Use cases like customer onboarding, claims processing and underwriting are complex and involved. Breakdowns are commonly based on the fact that these processes bring together a wide assortment of people working in different departments. These software systems are mixed and matched over the years, and physical devices that input and manage data along the way.
An auto insurance claim illustrates the complex nature of an end-to-end process many of us take for granted. After a car accident, your first move is to call your insurance agent and explain the situation. You take a set of photos yourself. Then an underwriter comes out to photograph the cars and assess the damage. You fill out a police report and upload details through a mobile app. Back at the insurance company, a team inputs data into a software application and sends the claim out to be processed.
Each of these steps fits into a process chain that could easily break down at any point and delay the payout of the claim. Applying process orchestration, the automation chain holds together, and the claim moves along its track.
See More: How Big Data, Analytics and ML Can Transform Your Insurance Business
Financial services face many of the same challenges as insurance trying to evolve them
operations to succeed in an increasingly on-demand world. These challenges include moving off of legacy technologies, responding to the rise of cryptocurrencies, and implementing practices to deal with a complex and ever-changing regulatory landscape.

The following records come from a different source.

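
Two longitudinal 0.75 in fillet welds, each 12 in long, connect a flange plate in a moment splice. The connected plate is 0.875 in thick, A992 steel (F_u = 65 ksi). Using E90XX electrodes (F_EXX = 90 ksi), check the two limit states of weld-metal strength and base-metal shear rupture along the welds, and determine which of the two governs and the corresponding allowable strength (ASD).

R_n/Ω ≈ 344 kip (weld metal governs)

t_e = 0.707 × 0.75 = 0.5302 in; L = 24 in.
Weld metal: R_n/Ω = (1/2.0) × 0.6 × 90 × 0.5302 × 24 = 343.6 kip.
Base metal (shear rupture): R_n/Ω = (1/2.0) × 0.6 × 65 × 0.875 × 24 = 409.5 kip.
Governing: weld metal.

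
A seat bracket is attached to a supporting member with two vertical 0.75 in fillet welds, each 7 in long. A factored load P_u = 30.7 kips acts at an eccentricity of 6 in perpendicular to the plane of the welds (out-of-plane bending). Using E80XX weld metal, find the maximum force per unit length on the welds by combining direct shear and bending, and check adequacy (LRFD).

f_max ≈ 11.5 kip/in; adequate

E80XX → F_EXX = 80 ksi.
L_w = 2 × 7 = 14 in; section modulus (unit throat) S = 2 × L²/6 = 16.33 in².
Direct shear f_v = P/L_w = 30.7/14 = 2.193 kip/in.
Moment M = P × e = 30.7 × 6 = 184.2 kip·in; bending f_b = M/S = 11.28 kip/in.
f_max = √(f_v² + f_b²) = √(2.193² + 11.28²) = 11.49 kip/in.
φr_n = 0.75 × 0.6 × 80 × (0.707 × 0.75) = 19.09 kip/in → adequate.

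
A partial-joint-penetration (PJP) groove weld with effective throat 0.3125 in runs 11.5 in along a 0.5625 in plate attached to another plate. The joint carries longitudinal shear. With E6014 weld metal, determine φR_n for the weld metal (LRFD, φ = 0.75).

E60XX → F_EXX = 60 ksi.
Effective throat (given) t_e = 0.3125 in.
A_we = 0.3125 × 11.5 = 3.594 in².
F_nw = 0.6 F_EXX = 36 ksi.
φR_n = 0.75 × 36 × 3.594 = 97.03 kips.

φR_n ≈ 97 kips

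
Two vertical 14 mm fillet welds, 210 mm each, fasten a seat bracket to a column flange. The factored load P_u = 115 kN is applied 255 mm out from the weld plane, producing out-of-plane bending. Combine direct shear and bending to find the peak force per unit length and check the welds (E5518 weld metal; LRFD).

E55XX → F_EXX = 550 MPa.
L_w = 2 × 210 = 420 mm; section modulus (unit throat) S = 2 × L²/6 = 14700 mm².
Direct shear f_v = P/L_w = 115×10³/420 = 273.8 N/mm.
Moment M = P × e = 115×10³ × 255 = 29325000 N·mm; bending f_b = M/S = 1995 N/mm.
f_max = √(f_v² + f_b²) = √(273.8² + 1995²) = 2014 N/mm.
φr_n = 0.75 × 0.6 × 550 × (0.707 × 14) = 2450 N/mm → adequate.

f_max ≈ 2010 N/mm; adequate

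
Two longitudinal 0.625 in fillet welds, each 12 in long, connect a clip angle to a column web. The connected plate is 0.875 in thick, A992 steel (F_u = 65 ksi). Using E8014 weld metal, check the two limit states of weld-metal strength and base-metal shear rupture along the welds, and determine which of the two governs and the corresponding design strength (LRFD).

φR_n ≈ 382 kips (weld metal governs)

E80XX → F_EXX = 80 ksi.
t_e = 0.707 × 0.625 = 0.4419 in; L = 24 in.
Weld metal: φR_n = 0.75 × 0.6 × 80 × 0.4419 × 24 = 381.8 kips.
Base metal (shear rupture): φR_n = 0.75 × 0.6 × 65 × 0.875 × 24 = 614.2 kips.
Governing: weld metal.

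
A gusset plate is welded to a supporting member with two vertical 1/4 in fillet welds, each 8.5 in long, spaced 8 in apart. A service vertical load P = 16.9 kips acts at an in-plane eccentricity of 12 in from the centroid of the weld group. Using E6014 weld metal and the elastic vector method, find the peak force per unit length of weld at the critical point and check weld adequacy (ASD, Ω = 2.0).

E60XX → F_EXX = 60 ksi.
Total weld length L_w = 17 in. Treat welds as unit-width lines.
Polar moment about centroid: J = 2[d³/12 + d(b/2)²] = 2[8.5³/12 + 8.5×4²] = 374.4 in³.
Direct shear f_v = P/L_w = 16.9 / 17 = 0.9941 kip/in (vertical).
Torsion M = P·e = 16.9 × 12 = 202.8 kip·in.
Critical point at (x, y) = (4, 4.25) from centroid. f_tx = M·y/J = 2.302 kip/in; f_ty = M·x/J = 2.167 kip/in.
Resultant f_max = √[f_tx² + (f_v + f_ty)²] = √[2.302² + (0.9941 + 2.167)²] = 3.911 kip/in.
Capacity per unit length: r_n/Ω = (1/2.0) × 0.6 × 60 × (0.707 × 0.25) = 3.181 kip/in.
3.911 > 3.181 → NOT adequate.

f_max ≈ 3.91 kip/in; NOT adequate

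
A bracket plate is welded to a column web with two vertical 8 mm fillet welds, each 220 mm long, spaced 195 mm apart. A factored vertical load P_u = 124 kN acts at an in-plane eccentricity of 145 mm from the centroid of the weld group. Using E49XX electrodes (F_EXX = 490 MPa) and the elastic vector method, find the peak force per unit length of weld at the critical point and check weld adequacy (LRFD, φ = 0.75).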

End-to-end process orchestration solutions can help financial services companies perform basic functions more quickly and with fewer human cycles. These include designing, managing, automating, and improving customer onboarding, loan processing, payment processing, SDLC review management, ATM processing, fraud management, fund services, model reviews, trade reviews, Know Your Customer (KYC) processes, trade reviews, loan decision making, and end-of-day closings of financial data.
The execution of a loan application serves as a good example of a complex financial services process in need of automation. A person starts by applying for a loan on a bank’s website. If they’re already a customer of the bank, they’re prompted to log in so that some data can be auto-filled. This could trigger an automated credit check. Based on the credit score, the application might get auto-approved or auto-rejected, or there might be a “middle road” that flags the application for review by a loan officer. The loan officer reviews and may decide to approve the loan with different conditions. The person is notified and prompted to sign some paperwork via a service like DocuSign. Final paperwork is sent, and a paper copy is sent by mail.

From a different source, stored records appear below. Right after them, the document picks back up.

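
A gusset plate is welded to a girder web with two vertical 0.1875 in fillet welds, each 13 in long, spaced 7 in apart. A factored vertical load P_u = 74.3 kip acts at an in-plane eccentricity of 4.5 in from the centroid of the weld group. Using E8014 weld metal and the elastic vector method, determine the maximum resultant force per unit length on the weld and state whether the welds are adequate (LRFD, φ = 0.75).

f_max ≈ 5.56 kip/in; NOT adequate

E80XX → F_EXX = 80 ksi.
Total weld length L_w = 26 in. Treat welds as unit-width lines.
Polar moment about centroid: J = 2[d³/12 + d(b/2)²] = 2[13³/12 + 13×3.5²] = 684.7 in³.
Direct shear f_v = P/L_w = 74.3 / 26 = 2.858 kip/in (vertical).
Torsion M = P·e = 74.3 × 4.5 = 334.35 kip·in.
Critical point at (x, y) = (3.5, 6.5) from centroid. f_tx = M·y/J = 3.174 kip/in; f_ty = M·x/J = 1.709 kip/in.
Resultant f_max = √[f_tx² + (f_v + f_ty)²] = √[3.174² + (2.858 + 1.709)²] = 5.562 kip/in.
Capacity per unit length: φr_n = 0.75 × 0.6 × 80 × (0.707 × 0.1875) = 4.772 kip/in.
5.562 > 4.772 → NOT adequate.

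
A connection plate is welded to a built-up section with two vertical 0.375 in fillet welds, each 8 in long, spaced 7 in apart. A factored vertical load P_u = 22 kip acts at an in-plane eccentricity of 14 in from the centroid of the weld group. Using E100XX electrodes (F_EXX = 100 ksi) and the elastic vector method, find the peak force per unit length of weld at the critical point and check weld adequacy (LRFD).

Total weld length L_w = 16 in. Treat welds as unit-width lines.
Polar moment about centroid: J = 2[d³/12 + d(b/2)²] = 2[8³/12 + 8×3.5²] = 281.3 in³.
Direct shear f_v = P/L_w = 22 / 16 = 1.375 kip/in (vertical).
Torsion M = P·e = 22 × 14 = 308 kip·in.
Critical point at (x, y) = (3.5, 4) from centroid. f_tx = M·y/J = 4.379 kip/in; f_ty = M·x/J = 3.832 kip/in.
Resultant f_max = √[f_tx² + (f_v + f_ty)²] = √[4.379² + (1.375 + 3.832)²] = 6.803 kip/in.
Capacity per unit length: φr_n = 0.75 × 0.6 × 100 × (0.707 × 0.375) = 11.93 kip/in.
6.803 ≤ 11.93 → adequate.

f_max ≈ 6.8 kip/in; adequate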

Disconnected processes create the following problems along an automation chain:
- Lack of end-to-end automation: Local tasks aren’t strung together, leading to breakdowns in the process.
- confusion: Stakeholders don’t have visibility into the whole end-to-end process, making it hard to manage the project and track metrics.
- Issues with flexibility: Altering the process midstream is hard to do because one change causes disruptions in other systems.
Telecom is evolving quickly as a result of consumers’ rising demand for digitization and competitive pressure from new, disruptive providers and business models. To streamline business practices, providers are automating a wide variety of processes, including customer onboarding, order management, payment processing, complaint handling, equipment replacement, network management, customer service, and Know Your Customer (KYC) processes.
For an example of process orchestration in action, consider the provision of bandwidth for cable, internet or phone services. Consumers expect services to be allocated quickly, but at the back end, a lot needs to happen to identify how to provide media services’ availability. There are credit checks, security checks, engineering tasks and billing. Each requires access to databases and services and navigation through complex workflows to execute what, on the surface, may seem like a simple transaction. Payment systems need to be connected to third-party processes, and steps need to be added to handle transactions where a credit card gets declined.
Setting up automated, orchestrated processes can yield ancillary benefits. For example, telecom providers can run campaigns and micro offers. Visibility into processes enables providers to see periods where demand will fall short of supply. If they are able to provision bandwidth quickly, they can run marketing campaigns to sell services to maximize their ability to grow revenue.
While the technology and people aspects of a digital transformation are still critical to its success, organizations are starting to focus more attention on processes. Investing in automation – and coordinating the automated processes – will help them improve their efficiency and adapt to new challenges.